The AU Peace and Security Council said divisions in the leadership of the Sudan Liberation Movement (SLM) were hurting efforts to resolve the 33-month-old Darfur conflict that has claimed hundreds of thousands of lives.
The council, which is overseeing the pan-African body’s military mission in Darfur, expressed deep concerns about the splits, which it suggested were responsible for a series of recent violations in a shaky ceasefire deal.
In a statement released after a meeting at its headquarters here, the council urged all parties to the conflict to return immediately to AU-sponsored peace talks in Nigeria that have been cratered by a fight between SLM leaders.
The council "urges all the parties to return immediately to Abuja for the seventh round of the talks without any preconditions and to ensure that the seventh round is the decisive one with a comprehensive peace agreement to end the conflict," it said.
It had also decided "to consider future appropriate measures, including sanctions, to be taken against any party that will undermine or constitute an obstacle to the peace process in Darfur," the statement said.

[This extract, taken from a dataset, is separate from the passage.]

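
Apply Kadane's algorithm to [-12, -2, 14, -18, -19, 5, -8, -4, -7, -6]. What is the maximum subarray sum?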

The council "reminds the leaders of the SLM of their heavy responsibility not to prolong the suffering of their people in Darfur and ... strongly demands that they put aside their differences and personal ambitions and focus on the negotiations to end the conflict," it added.

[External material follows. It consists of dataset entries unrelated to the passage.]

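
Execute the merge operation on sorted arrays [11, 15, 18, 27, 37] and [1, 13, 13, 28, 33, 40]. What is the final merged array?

Merging process:

Compare 11 vs 1: take 1 from right. Merged: [1]
Compare 11 vs 13: take 11 from left. Merged: [1, 11]
Compare 15 vs 13: take 13 from right. Merged: [1, 11, 13]
Compare 15 vs 13: take 13 from right. Merged: [1, 11, 13, 13]
Compare 15 vs 28: take 15 from left. Merged: [1, 11, 13, 13, 15]
Compare 18 vs 28: take 18 from left. Merged: [1, 11, 13, 13, 15, 18]
Compare 27 vs 28: take 27 from left. Merged: [1, 11, 13, 13, 15, 18, 27]
Compare 37 vs 28: take 28 from right. Merged: [1, 11, 13, 13, 15, 18, 27, 28]
Compare 37 vs 33: take 33 from right. Merged: [1, 11, 13, 13, 15, 18, 27, 28, 33]
Compare 37 vs 40: take 37 from left. Merged: [1, 11, 13, 13, 15, 18, 27, 28, 33, 37]
Append remaining from right: [40]. Merged: [1, 11, 13, 13, 15, 18, 27, 28, 33, 37, 40]

Final merged array: [1, 11, 13, 13, 15, 18, 27, 28, 33, 37, 40]
Total comparisons: 10

The merged array is [1, 11, 13, 13, 15, 18, 27, 28, 33, 37, 40], requiring 10 comparisons. The merge step runs in O(n) time where n is the total number of elements.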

On Sunday in Khartoum, an AU spokesman said the seventh round of peace talks had been postponed for "logistical reasons" amid a rift between SLM founder Abdel Wahed Mohammed Nur and the head of the military wing, Mani Arko Minawi.
Those talks, between the SLM, Darfur’s other rebel group, the Justice and Equality Movement (JEM) and Khartoum, had been due to begin in Abuja on Monday.
Minawi and Nur have been battling for control of the group since last month when a planned reconciliation conference in western Sudan failed to end longstanding differences.
A report appended to the Peace and Security Council’s statement said the October meeting had "deepened the division within the SLM with serious implications for the peace process and other efforts to end the conflict in Darfur."
UN chief Kofi Annan warned the UN Security Council on Monday that "repairing the rift in the Sudan Liberation Movement" was one of the "critical elements" to ending the conflict.
As many as 300,000 people are estimated to have been killed in Darfur since an uprising by rebels from the SLM and smaller JEM erupted two years ago, prompting harsh retaliation by pro-Khartoum militias.
The combined effect of the fighting and a dire humanitarian crisis in the region has displaced more than two million others.
The war broke out February 2003 when the JEM and the SLM began fighting what they say is political and economic marginalisation of the region’s black African tribes by the Arab-led regime in Khartoum.